Is it possible to write a function that takes in a multidimensional array of unknown size? For example:
fn something(grid: &[[char; 7]; 7]) ...
But without specifying the sizes?
Cheers,
Brian
In rust, an "Array" is always a fixed size. The canonical way to represent a list of things of unknown size is a Vec<T>. A multidimensional vector could be Vec<Vec<T>>.
I understand that Arrays have a fixed size. I'm wondering if it is possible to write generic functions to process them.
It is possible. You can abstract them as something that can be referenced to as &[T]:
use std::fmt::Display;
fn print_matrix<Matrix: AsRef<[Row]>, Row: AsRef<[T]>, T: Display>(matrix: Matrix) {
let matrix = matrix.as_ref();
println!("[");
for row in matrix {
let row = row.as_ref();
let mut first = true;
print!("\t[");
for element in row {
if !first {
print!(", {}", element);
} else {
print!("{}", element);
first = false;
}
}
println!("; {}]", row.len());
}
println!("; {}]", matrix.len());
}
fn main() {
print_matrix([[1; 7]; 7]);
}
The generic type Matrix can be referenced to as a slice of Row and Row can be referenced to as a slice of T. You can replace T with char or whatever else you want. This should also work with Vec<Vec<T>> and any combination of vectors and arrays.
2 Likes
Is this copying the nested array valued argument on the stack by value? Or is the AsRef magic telling the compiler it can pass a reference to the data?
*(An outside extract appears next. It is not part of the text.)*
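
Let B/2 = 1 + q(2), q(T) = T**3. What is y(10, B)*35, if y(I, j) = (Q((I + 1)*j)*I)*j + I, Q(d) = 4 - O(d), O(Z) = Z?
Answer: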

The [v; N] syntax copies the value v N times in an array, so [[1; 7]; 7] results in an array of length 7, containing arrays of length 7, containing a number 1 in each element. Basically an 7 by 7 grid of ones.
AsRef is used to make referencing generic. We know that all arrays implements AsRef<[T]>, so it's perfect here because we want to make the fixed length generic and a slice allows us to make the type independent of length. The signatures says that we want something that we can take a reference to and we want the type of the reference to be &[T]. We don't care if it's an array or anything else, as long as we can get a slice into it, because that's all we need.
Did that answer your question?
Heh, not really, but I appreciate the effort 
My basic question: Is the argument passed by value? Or is the argument converted to a reference before being passed to the function?
I have some other questions, if you're willing. Here's a pared down version of your example:
use std::fmt::Display;
fn hmm<Row: AsRef<[T]>, T: Display>(row: Row) {
let row = row.as_ref();
for ele in row {
print!(" {}", ele);
}
print!("\n");
}
fn main() {
let a = [0f64; 7];
hmm(a);
}
Why isn't this next signature equivalent?
fn hmm<T: Display>(row: AsRef<[T]>) {
I think I'm not understanding how type substitution works with template arguments. The first says Row implements a trait, the second says row is an instance of the trait? I can make it work if I change to:
fn hmm<T: Display>(row: &AsRef<[T]>) {
and call it with
hmm(&a);
But I don't understand why the original version doesn't need to take the reference to a.
This last question is niddly... If I switch the 7 to 77, there isn't a predefined AsRef implementation (they go up to 32). I tried to add one, but it complained about adding traits to types that weren't in my crate. So the brief question is: how do you make the next one work? (without switching to a Vec)
fn main() {
let a = [0f64; 77];
hmm(a);
}
Thanks in advance for any answers.
Ah, oh, I get it now. Yes, it's passed by value. Generic type parameters are treated like any type, with the difference that you don't actually know what they are, so a reference would instead be &Matrix. Rust will generate different variants of the function for different types, so it's all compile time. I can recommend the part about generics in The Book if you want more details.
Sure I hope you don't mind if I keep recommending further reading. You are still welcome to ask questions.
Because AsRef<[T]> is a trait and a trait has no known size at compiletime. You would have to pass it as a pointer of some sort, like &AsRef<[T]> or Box<AsRef<[T]>>. Using a generic type instead is like saying "I don't care what it is, as long as it implements these traits` and the compiler will generate an appropriate concrete function for us. You can read more about this in the part about trait objects.
That's a bit more tricky. You can't, as you observed, implement someone else's trait for someone else's type. There are generally two options in such a case: make a wrapper type, like struct Array77<T>([T; 77]);, and implement what you want for it, or make your own conversion trait and use it instead of AsRef. Both of these has their ups and downs, so what you choose depends on what you want to achieve. I think the custom trait would make more sense in this case, since you can make it work for things that implement AsRef<[T]>, as well.
The solution for this particular situation is actually simpler. You can cast a reference to your array to a &[T] instead and pass that to the function. Any reference to an array can be turned into a slice, so we are pretty lucky in this case:
fn main() {
let a = [0f64; 77];
hmm(&a as &[f64]);
}
AsRef<T> is always implemented for T, meaning that AsRef<[T]> is implemented for [T], so this works.